Many inspiring chapters and texts could be mentioned.  Anuradha Mathur and Dilip da Cunha on water and wetness is excellent. Simon Schaffer’s perspectives through history of science are always articulated with flair. Jonathan Gray’s take on “datafication of forests” is a useful overview that alongside for example Jennifer Gabrys’ text on sensors/sensing helps to understand the earlier mentioned themes of environmental data. Joseph Leo Koerner’s “Nature Painting” was another text where historicity of representations of nature is brought back to questions of Humboldt’s expeditions. John Tresch on cosmograms is always enjoyable to read. These are only a couple of examples of the many interesting contributions.

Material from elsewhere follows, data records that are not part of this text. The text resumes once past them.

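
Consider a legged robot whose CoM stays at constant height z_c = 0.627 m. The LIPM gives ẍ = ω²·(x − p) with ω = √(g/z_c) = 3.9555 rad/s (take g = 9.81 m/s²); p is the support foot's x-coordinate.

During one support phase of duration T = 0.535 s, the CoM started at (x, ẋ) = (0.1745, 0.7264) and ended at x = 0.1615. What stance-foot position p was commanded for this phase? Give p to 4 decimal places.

ωT = 3.9555·0.535 = 2.116192; cosh(ωT) = 4.209983, sinh(ωT) = 4.089494
x(T) = p + (x₀−p)·cosh(ωT) + (ẋ₀/ω)·sinh(ωT) ⇒ p·(1 − cosh) = x(T) − x₀·cosh − (ẋ₀/ω)·sinh
numerator   = 0.1615 − (0.1745)·4.209983 − (0.7264/3.9555)·4.089494 = -1.324149
denominator = 1 − 4.209983 = -3.209983
p = -1.324149 / -3.209983 = 0.4125

p = 0.4125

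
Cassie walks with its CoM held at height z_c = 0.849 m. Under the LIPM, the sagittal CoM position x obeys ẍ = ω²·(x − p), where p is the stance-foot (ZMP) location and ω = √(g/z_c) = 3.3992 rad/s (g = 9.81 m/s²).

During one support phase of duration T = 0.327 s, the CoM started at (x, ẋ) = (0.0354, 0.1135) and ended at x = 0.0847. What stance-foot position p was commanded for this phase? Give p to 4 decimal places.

ωT = 3.3992·0.327 = 1.111538; cosh(ωT) = 1.684041, sinh(ωT) = 1.354989
x(T) = p + (x₀−p)·cosh(ωT) + (ẋ₀/ω)·sinh(ωT) ⇒ p·(1 − cosh) = x(T) − x₀·cosh − (ẋ₀/ω)·sinh
numerator   = 0.0847 − (0.0354)·1.684041 − (0.1135/3.3992)·1.354989 = -0.020158
denominator = 1 − 1.684041 = -0.684041
p = -0.020158 / -0.684041 = 0.0295

p = 0.0295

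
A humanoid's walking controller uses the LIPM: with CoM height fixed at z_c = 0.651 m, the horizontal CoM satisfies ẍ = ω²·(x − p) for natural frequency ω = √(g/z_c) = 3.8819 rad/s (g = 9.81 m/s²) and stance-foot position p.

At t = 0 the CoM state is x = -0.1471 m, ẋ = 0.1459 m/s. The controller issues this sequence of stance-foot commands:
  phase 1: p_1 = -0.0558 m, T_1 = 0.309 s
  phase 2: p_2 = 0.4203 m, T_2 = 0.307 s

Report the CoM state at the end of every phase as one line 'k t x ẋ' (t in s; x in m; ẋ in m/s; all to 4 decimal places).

1 0.3090 -0.1643 -0.2706
2 0.6160 -0.7352 -3.8786

phase 1: p=-0.0558, T=0.309, ωT=1.199507, cosh=1.809912, sinh=1.508569; start (x,ẋ)=(-0.147100, 0.145900) → end (x,ẋ)=(-0.164346, -0.270597)
phase 2: p=0.4203, T=0.307, ωT=1.191743, cosh=1.798254, sinh=1.494563; start (x,ẋ)=(-0.164346, -0.270597) → end (x,ẋ)=(-0.735224, -3.878567)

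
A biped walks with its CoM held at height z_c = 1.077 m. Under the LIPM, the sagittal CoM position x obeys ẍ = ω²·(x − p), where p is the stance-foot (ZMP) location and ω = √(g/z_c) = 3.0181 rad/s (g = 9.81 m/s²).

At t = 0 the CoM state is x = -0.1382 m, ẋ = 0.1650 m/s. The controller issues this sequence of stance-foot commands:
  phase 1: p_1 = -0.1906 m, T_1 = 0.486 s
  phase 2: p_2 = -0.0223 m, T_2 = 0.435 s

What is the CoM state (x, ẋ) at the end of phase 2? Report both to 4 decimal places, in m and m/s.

x = 0.5049, ẋ = 1.7281

phase 1: p=-0.1906, T=0.486, ωT=1.466797, cosh=2.282994, sinh=2.052331; start (x,ẋ)=(-0.138200, 0.165000) → end (x,ẋ)=(0.041230, 0.701267)
phase 2: p=-0.0223, T=0.435, ωT=1.312874, cosh=1.992942, sinh=1.723896; start (x,ẋ)=(0.041230, 0.701267) → end (x,ẋ)=(0.504866, 1.728125)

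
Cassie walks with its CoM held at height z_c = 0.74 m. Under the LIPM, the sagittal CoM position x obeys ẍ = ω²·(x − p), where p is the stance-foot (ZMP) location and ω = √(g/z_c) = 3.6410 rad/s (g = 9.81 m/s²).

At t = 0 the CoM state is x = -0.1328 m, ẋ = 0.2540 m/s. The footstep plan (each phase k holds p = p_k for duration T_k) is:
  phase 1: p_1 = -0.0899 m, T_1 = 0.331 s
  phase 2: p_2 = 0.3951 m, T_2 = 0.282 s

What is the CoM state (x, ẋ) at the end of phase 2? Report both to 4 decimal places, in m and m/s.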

To return to the curatorial context, the ZKM (and the Latour-Weibel partnership) has a long tradition in these large art-science exhibitions. One could say that they were never meant as single exhibitions but aimed to create territories of discussions. Remember for example Iconoclash and Making Things Public: Atmospheres of Democracy both from early parts of 2000s as examples of similar methods that have been then carried forward to Critical Zones too. At least two kinds of questions are triggered by such shows: how they have shown ways of incorporating (interdisciplinary humanities) research in art exhibitions, and how the art exhibition has become one major way for scholarly work to reach the broader public. And even more so, how can the exhibition act as more than just dissemination where the artistic work can be exhibited in terms of demonstrating method and process? (Here I am also thinking of Lia Carreira’s ongoing research project on the question of curatorial shift towards the emphasis on “labs”).  The perennial question that follows is how these buzzing ideas exhibited in space are continued and supported outside the exhibition as an event so that art-science-ecology does not merely become integrated into the spectacle of contemporary curating? One of the main issues is then to avoid the air of solutionism of art-science and to emphasise these shows – and the books that come out from them – as creating interesting problems, without however also fetishizing the idea of a problem in ways that becomes a continuous self-referential meditation. In other words, how to build from such interdisciplinary curatorial set ups more than a reflection of topics but also reflection of modes of curating for example in terms of questions of sustainability of the institutional context: energy, travel, logistics, etc.